Oui, de nombreuses façons différentes. Certaines personnes ont remarqué que les titres anglais de nos livres sont choisis non seulement selon des jours de la semaine, mais aussi d’après des chansons*.

Nous écoutons tous les deux énormément de musique, et il est difficile de ne pas imaginer une bande originale pour le Londres de Frieda, une combinaison de Miles Davis, de Joni Mitchell, des Kinks, de punk rock, des Small Faces, de Joy Division, et de beaucoup, beaucoup d’autres…

* Note de la traductrice : ‘Blue Monday’ est une chanson de New Order, ‘Tuesday Gone’ une chanson de Lynyrd Skynyrd, et ‘Waiting for Wednesday’ une chanson de Lisa Loeb.

Vous avez le choix entre nous donner le mot de la fin ou votre dessert préféré…

Sean : C’est facile ! Mon dessert préféré je le mange chaque été, quand nous allons en Suède (je suis à moitié suédois).

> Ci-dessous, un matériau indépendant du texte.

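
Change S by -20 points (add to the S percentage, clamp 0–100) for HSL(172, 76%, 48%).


Original S = 76%
Adjustment = -20 percentage points
New S = 76 + (-20) = 56
Clamp to [0, 100] → 56
= HSL(172°, 56%, 48%)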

Des fraises et des myrtilles sauvages de la forêt, saupoudrées avec de la crème. Et accompagnées d’un verre de Sauternes.

Nicci : C’est difficile – mais je pense que j’aimerais avoir une sélection de fromages : un fromage au lait de brebis, un chèvre, un bleu crémeux, avec de très minces biscuits maison aux graines de pavot. Et un bon vin rouge.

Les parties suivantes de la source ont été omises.